Passover this year begins at sundown on Mon Apr 14. The celebration of freedom continues eight days, until the evening of Tue Apr 22. The first two days are full-fledged holidays commemorating the 10th plague, when the mystery beyond naming killed all the first-born of Egypt, but passed over the Israelites: hence, “Passover.” At this, Pharaoh released the Israelites from bondage. They immediately fled. Pharaoh changed his mind and went chasing after them. A week later came the episode of the parting of the Red Sea, commemorated the last two days of Passover, which are also full-fledged holidays. The middle four days are semi-festive.
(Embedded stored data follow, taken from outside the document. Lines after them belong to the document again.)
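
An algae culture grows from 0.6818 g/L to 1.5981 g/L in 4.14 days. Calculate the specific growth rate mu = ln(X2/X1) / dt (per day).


mu = ln(X2/X1) / dt
= ln(1.5981/0.6818) / 4.14
= 0.2058 per day

0.2058 per day


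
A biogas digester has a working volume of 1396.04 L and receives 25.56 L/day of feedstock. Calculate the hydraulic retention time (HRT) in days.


HRT = V / Q
= 1396.04 / 25.56
= 54.6182 days

54.6182 days


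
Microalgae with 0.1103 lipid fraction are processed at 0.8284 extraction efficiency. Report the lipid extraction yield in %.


Y = lipid_content * extraction_eff * 100
= 0.1103 * 0.8284 * 100
= 9.1373%

9.1373%


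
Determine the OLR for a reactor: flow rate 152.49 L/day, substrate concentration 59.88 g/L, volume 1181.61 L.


OLR = Q * S / V
= 152.49 * 59.88 / 1181.61
= 7.7277 g/L/day

7.7277 g/L/day


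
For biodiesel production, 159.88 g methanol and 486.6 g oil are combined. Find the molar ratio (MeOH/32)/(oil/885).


Molar ratio = n_MeOH / n_oil = (MeOH/32) / (oil/885) = (MeOH * 885) / (32 * oil)
= (159.88 * 885) / (32 * 486.6)
= 9.0869

9.0869


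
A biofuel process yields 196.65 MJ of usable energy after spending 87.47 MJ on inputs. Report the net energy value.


NEV = E_out - E_in
= 196.65 - 87.47
= 109.1800 MJ

109.1800 MJ


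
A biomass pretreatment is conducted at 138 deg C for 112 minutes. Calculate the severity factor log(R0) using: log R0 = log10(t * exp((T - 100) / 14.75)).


logR0 = log10(t * exp((T - 100) / 14.75))
= log10(112 * exp((138 - 100) / 14.75))
= 3.1681

3.1681


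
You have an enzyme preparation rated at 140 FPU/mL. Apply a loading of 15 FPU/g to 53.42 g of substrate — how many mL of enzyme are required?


V = dosage * m_sub / activity
V = 15 * 53.42 / 140
V = 5.7236 mL

5.7236 mL


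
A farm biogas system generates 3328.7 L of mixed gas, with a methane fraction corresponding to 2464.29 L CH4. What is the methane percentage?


CH4% = V_CH4 / V_total * 100
= 2464.29 / 3328.7 * 100
= 74.0316%

74.0316%


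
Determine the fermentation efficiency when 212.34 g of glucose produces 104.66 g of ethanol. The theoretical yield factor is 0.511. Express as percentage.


Fermentation efficiency = (actual / (0.511 * glucose)) * 100
= (104.66 / (0.511 * 212.34)) * 100
= 96.4557%

96.4557%


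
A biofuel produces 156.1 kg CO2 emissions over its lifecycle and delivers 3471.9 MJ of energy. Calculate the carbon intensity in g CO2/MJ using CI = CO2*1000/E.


CI = CO2 * 1000 / E
= 156.1 * 1000 / 3471.9
= 44.9610 g CO2/MJ

44.9610 g CO2/MJ


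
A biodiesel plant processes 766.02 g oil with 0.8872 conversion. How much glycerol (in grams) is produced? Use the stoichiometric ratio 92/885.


glycerol = oil * conv * (92/885)
= 766.02 * 0.8872 * 92 / 885
= 70.6490 g

70.6490 g


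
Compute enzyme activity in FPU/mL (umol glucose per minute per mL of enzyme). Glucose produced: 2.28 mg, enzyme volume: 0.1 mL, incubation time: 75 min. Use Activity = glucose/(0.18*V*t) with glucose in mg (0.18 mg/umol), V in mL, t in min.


Activity = glucose_mg / (0.18 mg/umol * V_mL * t_min)
= 2.28 / (0.18 * 0.1 * 75)
= 1.6889 FPU/mL

1.6889 FPU/mL


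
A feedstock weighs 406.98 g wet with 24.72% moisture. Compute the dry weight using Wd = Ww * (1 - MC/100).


Wd = Ww * (1 - MC/100)
= 406.98 * (1 - 24.72/100)
= 306.3745 g

306.3745 g


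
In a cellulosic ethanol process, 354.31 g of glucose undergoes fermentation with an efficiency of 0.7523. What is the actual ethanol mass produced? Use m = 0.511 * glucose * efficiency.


Actual ethanol: m = 0.511 * 354.31 * 0.7523
m = 136.2057 g

136.2057 g


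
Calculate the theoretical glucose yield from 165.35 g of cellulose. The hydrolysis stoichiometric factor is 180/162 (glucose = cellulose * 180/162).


glucose = cellulose * 180/162
= 165.35 * 180/162
= 183.7222 g

183.7222 g


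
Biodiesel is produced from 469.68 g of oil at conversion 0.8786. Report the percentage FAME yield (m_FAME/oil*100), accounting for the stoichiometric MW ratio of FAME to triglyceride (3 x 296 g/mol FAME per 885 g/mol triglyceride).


m_FAME = oil * conv * (3 * 296 / 885) = oil * conv * (888/885)
= 469.68 * 0.8786 * 888 / 885
= 414.0597 g
Y = m_FAME / oil * 100 = conv * (888/885) * 100
= 0.8786 * 888 / 885 * 100
= 88.16%

88.16%


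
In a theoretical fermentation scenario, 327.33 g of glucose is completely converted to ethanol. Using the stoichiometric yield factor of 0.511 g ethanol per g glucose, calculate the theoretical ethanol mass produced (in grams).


Theoretical ethanol yield: m_EtOH = 0.511 * m_glucose
m_EtOH = 0.511 * 327.33 = 167.2656 g

167.2656 g


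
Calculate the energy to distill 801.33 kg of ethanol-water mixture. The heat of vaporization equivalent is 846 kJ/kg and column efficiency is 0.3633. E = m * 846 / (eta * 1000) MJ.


E = m * 846 / (eta * 1000)
= 801.33 * 846 / (0.3633 * 1000)
= 1866.0203 MJ

1866.0203 MJ


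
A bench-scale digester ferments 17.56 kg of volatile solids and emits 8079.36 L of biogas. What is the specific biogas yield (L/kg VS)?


Y = V / VS
= 8079.36 / 17.56
= 460.1002 L/kg VS

460.1002 L/kg VS


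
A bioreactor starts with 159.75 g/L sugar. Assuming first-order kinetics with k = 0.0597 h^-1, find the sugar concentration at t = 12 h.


S = S0 * exp(-k * t)
S = 159.75 * exp(-0.0597 * 12)
S = 78.0391 g/L

78.0391 g/L


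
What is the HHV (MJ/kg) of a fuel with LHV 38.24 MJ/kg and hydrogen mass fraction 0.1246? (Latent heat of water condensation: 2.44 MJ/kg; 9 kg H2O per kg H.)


HHV = LHV + H_frac * 9 * 2.44
= 38.24 + 0.1246 * 9 * 2.44
= 40.9762 MJ/kg

40.9762 MJ/kg


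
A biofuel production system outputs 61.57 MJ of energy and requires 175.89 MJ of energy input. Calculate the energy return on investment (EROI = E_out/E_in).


EROI = E_out / E_in
= 61.57 / 175.89
= 0.3500

0.3500


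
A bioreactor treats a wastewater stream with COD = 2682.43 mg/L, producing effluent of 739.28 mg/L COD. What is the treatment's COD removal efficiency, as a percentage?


eta = (COD_in - COD_out) / COD_in * 100
= (2682.43 - 739.28) / 2682.43 * 100
= 72.4399%

72.4399%


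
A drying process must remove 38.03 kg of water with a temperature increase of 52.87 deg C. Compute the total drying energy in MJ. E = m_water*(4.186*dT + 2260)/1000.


E = m_water * (4.186 * dT + 2260) / 1000
= 38.03 * (4.186 * 52.87 + 2260) / 1000
= 94.3644 MJ

94.3644 MJ


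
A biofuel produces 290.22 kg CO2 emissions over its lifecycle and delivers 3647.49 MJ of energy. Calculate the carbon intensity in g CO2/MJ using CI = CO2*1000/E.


CI = CO2 * 1000 / E
= 290.22 * 1000 / 3647.49
= 79.5670 g CO2/MJ

79.5670 g CO2/MJ


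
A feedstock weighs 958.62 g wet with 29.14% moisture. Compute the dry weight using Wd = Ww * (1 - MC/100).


Wd = Ww * (1 - MC/100)
= 958.62 * (1 - 29.14/100)
= 679.2781 g

679.2781 g


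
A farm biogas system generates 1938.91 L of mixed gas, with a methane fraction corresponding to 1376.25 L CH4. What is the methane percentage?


CH4% = V_CH4 / V_total * 100
= 1376.25 / 1938.91 * 100
= 70.9806%

70.9806%


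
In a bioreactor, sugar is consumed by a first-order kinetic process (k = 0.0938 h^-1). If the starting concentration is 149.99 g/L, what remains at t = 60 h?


S = S0 * exp(-k * t)
S = 149.99 * exp(-0.0938 * 60)
S = 0.5393 g/L

0.5393 g/L


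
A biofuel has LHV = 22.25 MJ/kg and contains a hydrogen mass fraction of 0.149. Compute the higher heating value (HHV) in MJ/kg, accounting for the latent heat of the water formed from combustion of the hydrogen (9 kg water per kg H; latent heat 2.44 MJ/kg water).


HHV = LHV + H_frac * 9 * 2.44
= 22.25 + 0.149 * 9 * 2.44
= 25.5220 MJ/kg

25.5220 MJ/kg


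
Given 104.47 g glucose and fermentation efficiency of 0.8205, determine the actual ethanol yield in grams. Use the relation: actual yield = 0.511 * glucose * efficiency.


Actual ethanol: m = 0.511 * 104.47 * 0.8205
m = 43.8017 g

43.8017 g


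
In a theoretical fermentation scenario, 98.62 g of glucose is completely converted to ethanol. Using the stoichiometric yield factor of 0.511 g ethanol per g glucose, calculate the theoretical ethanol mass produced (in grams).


Theoretical ethanol yield: m_EtOH = 0.511 * m_glucose
m_EtOH = 0.511 * 98.62 = 50.3948 g

50.3948 g


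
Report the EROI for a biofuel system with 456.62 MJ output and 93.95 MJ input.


EROI = E_out / E_in
= 456.62 / 93.95
= 4.8602

4.8602


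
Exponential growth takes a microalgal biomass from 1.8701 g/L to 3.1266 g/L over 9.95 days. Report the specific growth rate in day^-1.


mu = ln(X2/X1) / dt
= ln(3.1266/1.8701) / 9.95
= 0.0517 per day

0.0517 per day


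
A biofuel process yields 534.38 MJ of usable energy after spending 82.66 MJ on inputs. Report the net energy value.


NEV = E_out - E_in
= 534.38 - 82.66
= 451.7200 MJ

451.7200 MJ


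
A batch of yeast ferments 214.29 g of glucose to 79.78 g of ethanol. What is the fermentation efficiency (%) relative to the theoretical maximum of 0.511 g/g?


Fermentation efficiency = (actual / (0.511 * glucose)) * 100
= (79.78 / (0.511 * 214.29)) * 100
= 72.8570%

72.8570%


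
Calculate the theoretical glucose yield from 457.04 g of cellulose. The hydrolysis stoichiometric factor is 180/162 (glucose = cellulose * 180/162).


glucose = cellulose * 180/162
= 457.04 * 180/162
= 507.8222 g

507.8222 g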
Celebrate, then, and reflect on the blessing of freedom. In parts of the world, full-scale slavery is still going on. None of the members of CUC are enslaved in that full-scale way, and none ever have been. Even so, I would guess that there has been a metaphorical land of Egypt in your past in which you were bound and from which you now are free. Bring out the festal bread, and sing songs of freedom.

Yet freedom is the half-won blessing. Modern pharaohs live unchallenged. Chains still bind us – whether “metal or subtle-made.” Resentments, small or large, constrain us. A further Exodus awaits us still. And further truth, bright as a burning bush, cries to become known. We (we who are not under an unrelenting grind of oppression, not consumed wholly with mere survival) stand midway between full-scale slavery and full-scale liberation. The unfinished work of freedom lies before us. So bring out the festal bread and sing songs of freedom.